Within a minute and a half of entry, atmospheric friction began generating temperatures across the heat shield reaching nearly 5,000 degrees Fahrenheit — half the temperature of the sun's visible surface — enveloping the spacecraft in an electrically charged plasma that blocked communications with flight controllers for about five minutes.
After another two-and-a-half minute communications blackout during its second drop into the lower atmosphere, the spacecraft continued decelerating as it closed in on the landing site, slowing to around 650 mph, roughly the speed of sound, about 15 minutes after the entry began.
Finally, at an altitude of about 22,000 feet and a velocity of just under 300 mph, small drogue parachutes deployed, pulling off a protective cover along with three pilot chutes. Finally, in a welcome sight to the nearby recovery crew, the capsule's main parachutes unfurled at an altitude of about 5,000 feet, slowing Orion to a sedate 18 mph or so for splashdown.
Mission duration was 25 days 10 hours 52 minutes.
"It was an incredible mission. We accomplished all of our major mission objectives," said Michelle Zahner, an Orion mission planning engineer. "The vehicle performed every bit as well as we hoped and even better in a lot of ways.
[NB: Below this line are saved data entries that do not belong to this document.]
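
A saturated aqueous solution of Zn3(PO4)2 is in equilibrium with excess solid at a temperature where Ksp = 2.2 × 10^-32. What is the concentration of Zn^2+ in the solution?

Zn3(PO4)2(s) ⇌ 3 Zn^2+(aq) + 2 PO4^3-(aq)
Ksp = [Zn^2+]^3[PO4^3-]^2
Let s = molar solubility. Then [Zn^2+] = 3s and [PO4^3-] = 2s.
So Ksp = (3s)^3 × (2s)^2 = 108s^5
Solving, s = (2.2 × 10^-32/108)^(1/5) = 1.83 x 10^-7 M
[Zn^2+] = 3s = 5.5 × 10^-7 M

5.5 x 10^-7 M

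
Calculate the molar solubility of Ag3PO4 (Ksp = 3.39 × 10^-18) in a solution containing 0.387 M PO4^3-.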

"This is the farthest any human-rated spacecraft has ever gone, and that required a lot of complex analysis and mission planning. To see it all come together and have such a successful test mission was amazing."
While flight controllers ran into still-unexplained glitches with its power system, initial "funnies" with its star trackers and degraded performance from a phased array antenna, the Orion spacecraft and its European Space Agency-built service module worked well overall, achieving virtually all of their major objectives.
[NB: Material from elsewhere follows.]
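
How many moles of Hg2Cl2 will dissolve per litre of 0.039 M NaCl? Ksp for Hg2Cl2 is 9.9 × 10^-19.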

If all goes well, NASA plans to follow the Artemis 1 mission by sending four astronauts around the moon in the program's second flight — Artemis 2 — in 2024. The first moon-landing would follow in the 2025-26 timeframe when NASA says the first woman and the next man will set foot on the lunar surface near the south pole.
While the 2024 flight seems achievable based on the results of the Artemis 1 mission, the Artemis 3 moon landing faces a much more challenging schedule, requiring good performance during the Artemis 3 mission and successful development and testing of the lunar lander NASA is paying SpaceX $2.9 billion to develop.
The lander, a variant of the company's Starship rocket, has not yet flown to space. But it will require multiple robotic refueling flights in low-Earth orbit before heading to the moon to await rendezvous by astronauts launched aboard an Orion capsule.
SpaceX and NASA have provided few details about the development of the Starship moon lander and it's not yet known when it will be ready to safely carry astronauts to the moon.